If you don’t remember when you last had an eye exam, it may be an indication that you are passing up the best opportunity you have to protect your eyesight. A thorough examination by an optometrist or ophthalmologist is the only way to be sure your eyes are healthy. Many sight-threatening eye diseases, such as glaucoma and macular degeneration, show no noticeable symptoms in their early stages, which is when the appropriate treatment would be most successful. So even if you are not having problems with your vision, regularly scheduled eye exams are crucial for detecting and managing problems before they lead to vision loss.
Did You Know?
The eye is the only place in the body through which blood vessels can be directly visualized. This means that your eye doctor has a window into your overall health in addition to your eye health. During a comprehensive eye examination, he or she can see signs of chronic conditions that affect the entire body, such as diabetes and high blood pressure.

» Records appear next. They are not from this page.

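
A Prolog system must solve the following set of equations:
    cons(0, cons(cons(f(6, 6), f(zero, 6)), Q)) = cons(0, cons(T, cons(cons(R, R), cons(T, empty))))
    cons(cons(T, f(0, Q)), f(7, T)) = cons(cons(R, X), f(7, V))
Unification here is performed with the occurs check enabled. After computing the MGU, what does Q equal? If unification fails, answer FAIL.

cons(cons(cons(f(6, 6), f(zero, 6)), cons(f(6, 6), f(zero, 6))), cons(cons(f(6, 6), f(zero, 6)), empty))

Decompose cons/2: 0 = 0,  cons(cons(f(6, 6), f(zero, 6)), Q) = cons(T, cons(cons(R, R), cons(T, empty))).
Delete trivial equation 0 = 0.
Decompose cons/2: cons(f(6, 6), f(zero, 6)) = T,  Q = cons(cons(R, R), cons(T, empty)).
Bind T := cons(f(6, 6), f(zero, 6)); substituting into the remaining equations gives: Q = cons(cons(R, R), cons(cons(f(6, 6), f(zero, 6)), empty)),  cons(cons(cons(f(6, 6), f(zero, 6)), f(0, Q)), f(7, cons(f(6, 6), f(zero, 6)))) = cons(cons(R, X), f(7, V)).
Bind Q := cons(cons(R, R), cons(cons(f(6, 6), f(zero, 6)), empty)); substituting into the remaining equation gives: cons(cons(cons(f(6, 6), f(zero, 6)), f(0, cons(cons(R, R), cons(cons(f(6, 6), f(zero, 6)), empty)))), f(7, cons(f(6, 6), f(zero, 6)))) = cons(cons(R, X), f(7, V)).
Decompose cons/2: cons(cons(f(6, 6), f(zero, 6)), f(0, cons(cons(R, R), cons(cons(f(6, 6), f(zero, 6)), empty)))) = cons(R, X),  f(7, cons(f(6, 6), f(zero, 6))) = f(7, V).
Decompose cons/2: cons(f(6, 6), f(zero, 6)) = R,  f(0, cons(cons(R, R), cons(cons(f(6, 6), f(zero, 6)), empty))) = X.
Bind R := cons(f(6, 6), f(zero, 6)); substituting into the one remaining equation that mentions R gives: f(0, cons(cons(cons(f(6, 6), f(zero, 6)), cons(f(6, 6), f(zero, 6))), cons(cons(f(6, 6), f(zero, 6)), empty))) = X. Substituting into the earlier binding gives Q := cons(cons(cons(f(6, 6), f(zero, 6)), cons(f(6, 6), f(zero, 6))), cons(cons(f(6, 6), f(zero, 6)), empty)).
Bind X := f(0, cons(cons(cons(f(6, 6), f(zero, 6)), cons(f(6, 6), f(zero, 6))), cons(cons(f(6, 6), f(zero, 6)), empty))); no other remaining equation mentions X.
Decompose f/2: 7 = 7,  cons(f(6, 6), f(zero, 6)) = V.
Delete trivial equation 7 = 7.
Bind V := cons(f(6, 6), f(zero, 6)).
MGU = { T -> cons(f(6, 6), f(zero, 6)), Q -> cons(cons(cons(f(6, 6), f(zero, 6)), cons(f(6, 6), f(zero, 6))), cons(cons(f(6, 6), f(zero, 6)), empty)), R -> cons(f(6, 6), f(zero, 6)), X -> f(0, cons(cons(cons(f(6, 6), f(zero, 6)), cons(f(6, 6), f(zero, 6))), cons(cons(f(6, 6), f(zero, 6)), empty))), V -> cons(f(6, 6), f(zero, 6)) }, so Q -> cons(cons(cons(f(6, 6), f(zero, 6)), cons(f(6, 6), f(zero, 6))), cons(cons(f(6, 6), f(zero, 6)), empty)).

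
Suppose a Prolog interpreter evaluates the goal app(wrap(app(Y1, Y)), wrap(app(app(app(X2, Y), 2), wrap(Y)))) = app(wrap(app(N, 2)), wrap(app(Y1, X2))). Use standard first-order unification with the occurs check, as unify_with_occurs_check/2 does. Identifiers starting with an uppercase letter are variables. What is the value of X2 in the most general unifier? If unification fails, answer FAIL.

wrap(2)

Decompose app/2: wrap(app(Y1, Y)) = wrap(app(N, 2)),  wrap(app(app(app(X2, Y), 2), wrap(Y))) = wrap(app(Y1, X2)).
Decompose wrap/1: app(Y1, Y) = app(N, 2).
Decompose app/2: Y1 = N,  Y = 2.
Bind Y1 := N; substituting into the one remaining equation that mentions Y1 gives: wrap(app(app(app(X2, Y), 2), wrap(Y))) = wrap(app(N, X2)).
Bind Y := 2; substituting into the remaining equation gives: wrap(app(app(app(X2, 2), 2), wrap(2))) = wrap(app(N, X2)).
Decompose wrap/1: app(app(app(X2, 2), 2), wrap(2)) = app(N, X2).
Decompose app/2: app(app(X2, 2), 2) = N,  wrap(2) = X2.
Bind N := app(app(X2, 2), 2); no other remaining equation mentions N. Substituting into the earlier binding gives Y1 := app(app(X2, 2), 2).
Bind X2 := wrap(2). Substituting into the earlier bindings gives Y1 := app(app(wrap(2), 2), 2), N := app(app(wrap(2), 2), 2).
MGU = { Y1 ↦ app(app(wrap(2), 2), 2), Y ↦ 2, N ↦ app(app(wrap(2), 2), 2), X2 ↦ wrap(2) }, so X2 ↦ wrap(2).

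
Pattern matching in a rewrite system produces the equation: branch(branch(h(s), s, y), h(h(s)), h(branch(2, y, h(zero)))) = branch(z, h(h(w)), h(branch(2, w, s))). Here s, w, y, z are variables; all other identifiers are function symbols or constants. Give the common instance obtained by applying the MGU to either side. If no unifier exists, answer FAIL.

branch(branch(h(h(zero)), h(zero), h(zero)), h(h(h(zero))), h(branch(2, h(zero), h(zero))))

Decompose branch/3: branch(h(s), s, y) = z,  h(h(s)) = h(h(w)),  h(branch(2, y, h(zero))) = h(branch(2, w, s)).
Bind z := branch(h(s), s, y); no other remaining equation mentions z.
Decompose h/1: h(s) = h(w).
Decompose h/1: s = w.
Bind s := w; substituting into the remaining equation gives: h(branch(2, y, h(zero))) = h(branch(2, w, w)). Substituting into the earlier binding gives z := branch(h(w), w, y).
Decompose h/1: branch(2, y, h(zero)) = branch(2, w, w).
Decompose branch/3: 2 = 2,  y = w,  h(zero) = w.
Delete trivial equation 2 = 2.
Bind y := w; no other remaining equation mentions y. Substituting into the earlier binding gives z := branch(h(w), w, w).
Bind w := h(zero). Substituting into the earlier bindings gives z := branch(h(h(zero)), h(zero), h(zero)), s := h(zero), y := h(zero).
Applying the MGU to either side gives branch(branch(h(h(zero)), h(zero), h(zero)), h(h(h(zero))), h(branch(2, h(zero), h(zero)))).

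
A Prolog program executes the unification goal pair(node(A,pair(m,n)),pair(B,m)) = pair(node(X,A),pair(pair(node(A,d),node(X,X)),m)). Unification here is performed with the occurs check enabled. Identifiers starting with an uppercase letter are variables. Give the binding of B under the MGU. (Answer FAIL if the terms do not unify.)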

An Eye Exam is Essential Throughout Our Lives
From infancy through retirement age and beyond, eye exams are essential for safeguarding eyesight and overall well-being. Early in life, vision is directly related to learning and cognitive and social development. As we age, especially as we near age 60-65, the probability that our eyes will develop potentially harmful diseases and conditions is greatly increased. For example, according to the American Academy of Ophthalmology (AAO), more than half of all Americans will develop a cataract by the time they are 80. Delaying diagnosis and treatment of cataracts can lead to irreversible damage to vision. Also, cataract-related vision loss is associated with a higher prevalence of chronic health conditions, falls, injuries, depression, and social isolation.
Guidelines for an Eye Exam
Several medical organizations, including the AAO and the American Optometric Association (AOA), have established guidelines for how often people of different ages and levels of risk should have an eye exam. The complete guidelines are readily available on the groups’ website.
Key messages in the guidelines include:
- Senior citizens should have a comprehensive eye exam at least once every year or two.
- Seniors and adults of any age who have diabetes or a family history of any eye disease should talk to an eye doctor about how frequently to schedule exams.
- People who wear contact lenses should have their eyes examined annually.
- No matter what your age or eye health status, if you notice any changes in your vision between your regularly scheduled exams you should contact an eye doctor.
Finally, it’s important to understand that a vision screening, such as might be provided for children at school or for adults at a community health event, is not the same as a comprehensive eye exam. A comprehensive exam involves an evaluation of all of your eye’s structures and whether they are all working together properly. It also requires that your pupil be dilated with drops so the doctor can see all the way to the back of the eye to the retina.